Treatment monitoring
Patients need to be followed for their clinical response, adverse drug reactions and complications. In a typically responding patient, fever resolves in the first week, 5-7 days of treatment initiation. The spleen starts to regress in the second week of treatment and becomes non-palpable/tipped by the end of one month. Returning to normal may take up to 6 months. Hematological profile usually deteriorates in the first week and starts to improve after the second week of treatment.
Relapse may occur in about 5% of the primary VL cases with no other underlying immunosuppressive conditions. Relapse is much higher in immunocompromised patients. Leishmanin skin test (LST) is negative in VL patients and conversion to positive is delayed upto one year. The LST is an indicator of cell mediated immunity.
Investigations needed during follow up for treatment monitoring and adverse events are: hematology profile, renal function tests, liver function assessments, ECG, amylase, lipase and electrolytes.
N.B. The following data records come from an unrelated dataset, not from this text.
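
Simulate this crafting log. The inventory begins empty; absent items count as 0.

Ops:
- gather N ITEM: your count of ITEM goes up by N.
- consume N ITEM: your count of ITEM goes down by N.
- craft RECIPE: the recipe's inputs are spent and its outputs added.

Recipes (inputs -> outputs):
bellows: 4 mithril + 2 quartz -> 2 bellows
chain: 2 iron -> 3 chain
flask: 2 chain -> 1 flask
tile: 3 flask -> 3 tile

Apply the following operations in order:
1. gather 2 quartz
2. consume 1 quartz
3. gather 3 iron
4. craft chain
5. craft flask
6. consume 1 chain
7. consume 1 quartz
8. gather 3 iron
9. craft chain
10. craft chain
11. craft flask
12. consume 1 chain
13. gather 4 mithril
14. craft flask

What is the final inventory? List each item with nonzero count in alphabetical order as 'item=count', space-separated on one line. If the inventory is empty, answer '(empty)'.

After 1 (gather 2 quartz): quartz=2
After 2 (consume 1 quartz): quartz=1
After 3 (gather 3 iron): iron=3 quartz=1
After 4 (craft chain): chain=3 iron=1 quartz=1
After 5 (craft flask): chain=1 flask=1 iron=1 quartz=1
After 6 (consume 1 chain): flask=1 iron=1 quartz=1
After 7 (consume 1 quartz): flask=1 iron=1
After 8 (gather 3 iron): flask=1 iron=4
After 9 (craft chain): chain=3 flask=1 iron=2
After 10 (craft chain): chain=6 flask=1
After 11 (craft flask): chain=4 flask=2
After 12 (consume 1 chain): chain=3 flask=2
After 13 (gather 4 mithril): chain=3 flask=2 mithril=4
After 14 (craft flask): chain=1 flask=3 mithril=4

Answer: chain=1 flask=3 mithril=4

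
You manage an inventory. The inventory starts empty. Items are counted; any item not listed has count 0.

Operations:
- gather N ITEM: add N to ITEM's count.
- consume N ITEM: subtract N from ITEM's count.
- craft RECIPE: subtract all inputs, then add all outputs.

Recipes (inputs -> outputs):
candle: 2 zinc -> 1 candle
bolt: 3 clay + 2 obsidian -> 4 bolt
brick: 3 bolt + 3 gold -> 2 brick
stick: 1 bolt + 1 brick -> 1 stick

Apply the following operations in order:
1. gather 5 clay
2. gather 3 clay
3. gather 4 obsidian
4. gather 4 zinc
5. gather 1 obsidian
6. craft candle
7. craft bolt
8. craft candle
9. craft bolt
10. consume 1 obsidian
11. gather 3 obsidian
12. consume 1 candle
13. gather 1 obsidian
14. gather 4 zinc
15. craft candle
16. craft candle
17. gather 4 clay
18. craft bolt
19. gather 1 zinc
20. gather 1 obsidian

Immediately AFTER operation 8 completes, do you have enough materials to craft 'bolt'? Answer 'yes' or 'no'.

After 1 (gather 5 clay): clay=5
After 2 (gather 3 clay): clay=8
After 3 (gather 4 obsidian): clay=8 obsidian=4
After 4 (gather 4 zinc): clay=8 obsidian=4 zinc=4
After 5 (gather 1 obsidian): clay=8 obsidian=5 zinc=4
After 6 (craft candle): candle=1 clay=8 obsidian=5 zinc=2
After 7 (craft bolt): bolt=4 candle=1 clay=5 obsidian=3 zinc=2
After 8 (craft candle): bolt=4 candle=2 clay=5 obsidian=3

Answer: yes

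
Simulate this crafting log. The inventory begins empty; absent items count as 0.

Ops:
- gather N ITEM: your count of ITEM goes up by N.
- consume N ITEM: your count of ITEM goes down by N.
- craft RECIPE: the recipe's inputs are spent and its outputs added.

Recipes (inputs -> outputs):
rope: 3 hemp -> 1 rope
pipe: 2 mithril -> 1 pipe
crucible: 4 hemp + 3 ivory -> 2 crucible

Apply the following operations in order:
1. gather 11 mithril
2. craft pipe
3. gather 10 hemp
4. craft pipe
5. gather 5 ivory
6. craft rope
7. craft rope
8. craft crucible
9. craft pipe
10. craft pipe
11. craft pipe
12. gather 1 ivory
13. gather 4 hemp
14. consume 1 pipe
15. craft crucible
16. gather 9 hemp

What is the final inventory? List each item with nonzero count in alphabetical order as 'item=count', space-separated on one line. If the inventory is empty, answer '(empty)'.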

At the end of treatment, clinical assessment is very important. Patients who have primary VL (first time disease) can be declared clinically cured if all sign and symptoms have resolved and there is clinical improvement (weight gain, no fever, regression of splenomegaly, improvement in anemia). Patients who have persistent symptoms and signs, patients with high risk for treatment failure (e.g. HIV co-infected patients) need a test of cure (ToC). ToC is checking for the presence of visible parasitemia in tissue aspirates under microscopy examination. ToC positive means that there are visible parasites and shows treatment failure. This will require prolonging the treatment or changing the regimen (see details on how to prolong the treatment for such patients in the section of management of treatment failures under VL-HIV co-infection). If a patient has persistent symptoms but ToC negative, alternative diagnosis has to be looked for.